Quantitative approaches have the ability to produce measurements that reflect the physiologic and anatomic structure of the tumor microvasculature, blood flow, blood volume, endothelial permeability, and the volume of the extravascular–extracellular space. This is of great value for improving the characterization of tumors before treatment and for detecting the effects of new therapies on tumor vascular function. Quantitative approaches also offer the potential for development of more precise and reproducible measures, independent of scanner acquisition and tissue type. Such measures might then be used to guide treatment in individual patients or as surrogate markers of therapeutic efficacy in multicenter drug trials.

Quantitative assessment of the dynamic contrast enhancement can be performed with modeling techniques, which are usually based on a two-compartmental pharmacokinetic model with plasma space and extravascular–extracellular space (EES) [70–74]. After performing a baseline T1 mapping and acquisition of the DCE MR perfusion images, signal intensity data are converted to gadolinium concentration.

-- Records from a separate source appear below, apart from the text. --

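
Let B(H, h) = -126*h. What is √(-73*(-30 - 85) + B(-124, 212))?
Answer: I*√18317 ≈ 135.34*I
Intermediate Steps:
√(-73*(-30 - 85) + B(-124, 212)) = √(-73*(-30 - 85) - 126*212) = √(-73*(-115) - 26712) = √(8395 - 26712) = √(-18317) = I*√18317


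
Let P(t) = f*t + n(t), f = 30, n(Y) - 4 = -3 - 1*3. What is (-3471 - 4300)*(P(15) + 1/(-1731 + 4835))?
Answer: -10806298203/3104 ≈ -3.4814e+6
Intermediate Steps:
n(Y) = -2 (n(Y) = 4 + (-3 - 1*3) = 4 + (-3 - 3) = 4 - 6 = -2)
P(t) = -2 + 30*t (P(t) = 30*t - 2 = -2 + 30*t)
(-3471 - 4300)*(P(15) + 1/(-1731 + 4835)) = (-3471 - 4300)*((-2 + 30*15) + 1/(-1731 + 4835)) = -7771*((-2 + 450) + 1/3104) = -7771*(448 + 1/3104) = -7771*1390593/3104 = -10806298203/3104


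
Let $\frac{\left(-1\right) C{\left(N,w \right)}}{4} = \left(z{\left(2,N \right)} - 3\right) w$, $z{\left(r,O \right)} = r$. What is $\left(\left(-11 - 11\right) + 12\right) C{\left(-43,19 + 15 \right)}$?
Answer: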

Then the vascular input function is determined and the pharmacokinetic modeling can be done. With pharmacokinetic modeling of DCE MR perfusion data, several metrics are commonly derived: the transfer constant (k ^trans ), the fractional volume of the extravascular–extracellular space (v _e), the rate constant (k^ep, where k^ep = k ^trans/v _e), and the fractional volume of the plasma space (vp) [72, 73].

The most frequently used metric in DCE MR perfusion is k ^trans, which describes the transendothelial transport of low-molecular-weight contrast media in tissues: blood perfusion, transport of contrast agent across vessel walls (depending on capillary permeability), and diffusion of contrast medium in the interstitial space. It can have different interpretations depending on blood flow and permeability. When there is very high permeability (e.g., in synovial sarcoma), the flux of gadolinium-based contrast agent is limited only by flow, and thus k ^trans mainly reflects blood flow. In situations in which there is very low permeability (e.g., in fibrotic scar tissue and muscle), the gadolinium-based contrast agent cannot leak easily into the extravascular–extracellular space, and thus k ^trans mainly reflects permeability [74]. However, in many tissues and tumors, both blood flow and capillary permeability determine the value of k ^trans.

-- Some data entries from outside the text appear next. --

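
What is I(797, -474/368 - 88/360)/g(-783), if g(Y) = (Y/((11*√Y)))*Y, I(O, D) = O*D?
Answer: -111244463*I*√87/1692125640 ≈ -0.6132*I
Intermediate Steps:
I(O, D) = D*O
g(Y) = Y^(3/2)/11 (g(Y) = (Y*(1/(11*√Y)))*Y = (√Y/11)*Y = Y^(3/2)/11)
I(797, -474/368 - 88/360)/g(-783) = ((-474/368 - 88/360)*797)/(((-783)^(3/2)/11)) = ((-474*1/368 - 88*1/360)*797)/(((-2349*I*√87)/11)) = ((-237/184 - 11/45)*797)/((-2349*I*√87/11)) = (-12689/8280*797)*(11*I*√87/204363) = -111244463*I*√87/1692125640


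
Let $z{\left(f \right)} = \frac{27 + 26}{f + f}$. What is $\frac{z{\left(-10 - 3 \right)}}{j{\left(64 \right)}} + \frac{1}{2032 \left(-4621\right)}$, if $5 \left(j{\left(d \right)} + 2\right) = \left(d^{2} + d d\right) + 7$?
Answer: $- \frac{1244264497}{999617603504} \approx -0.0012447$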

After transport across the vessel wall, the contrast medium also begins to diffuse into tissue compartments further removed from the vasculature, including areas of necrosis and fibrosis. Over a period typically lasting several minutes to hours, the contrast agent diffuses back into the vasculature (described by the rate constant kep) from which it is excreted by the kidneys. When capillary permeability is very high and the EES is small (e.g., in high-grade malignant soft tissue tumors with high cell density and small interstitial space), the return of contrast medium is typically quick, resulting in fast washout, even within the first 2 min. Contrast medium elimination from very slow exchange tissues, such as fibrosis or necrosis, occurs slowly, explaining the persistent delayed enhancement characteristic of some tumors [72].

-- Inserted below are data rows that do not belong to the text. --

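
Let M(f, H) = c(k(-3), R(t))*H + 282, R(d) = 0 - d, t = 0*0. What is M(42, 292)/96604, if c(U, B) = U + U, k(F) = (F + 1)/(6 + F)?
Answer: -161/144906 ≈ -0.0011111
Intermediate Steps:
t = 0
k(F) = (1 + F)/(6 + F)
R(d) = -d
c(U, B) = 2*U
M(f, H) = 282 - 4*H/3 (M(f, H) = (2*((1 - 3)/(6 - 3)))*H + 282 = (2*(-2/3))*H + 282 = -4*H/3 + 282 = 282 - 4*H/3)
M(42, 292)/96604 = (282 - 4/3*292)/96604 = (282 - 1168/3)*(1/96604) = -322/3*1/96604 = -161/144906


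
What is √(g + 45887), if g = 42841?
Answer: 2*√22182 ≈ 297.87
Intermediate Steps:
√(g + 45887) = √(42841 + 45887) = √88728 = 2*√22182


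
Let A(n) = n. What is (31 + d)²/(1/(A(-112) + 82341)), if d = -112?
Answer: 539504469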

In practice, review of the native images, or preferentially of subtracted images, in cine mode, quickly provides information on the vascularization and perfusion of the lesion (e.g., to help characterize a lesion, to indicate the best site for biopsy, or to detect residual nests of viable tumor; Figs. 5.3, 5.4, 5.11, 5.12, and 5.13). TICs can be obtained by delineating the whole lesion, the fastest-enhancing area, a feeding artery, and a reference tissue (e.g., muscle; Figs. 5.4, 5.6, 5.7, and 5.13). These curves provide graphic information on perfusion, the wash-in rate, and eventually the washout rate. They can be used to calculate the steepest slope and to monitor chemotherapy. First-pass images and other pixel-by-pixel postprocessing techniques such as subtraction can be performed to evaluate all physiological information in one or only a few images (Figs. 5.4, 5.6, 5.10, 5.11, 5.12, and 5.13).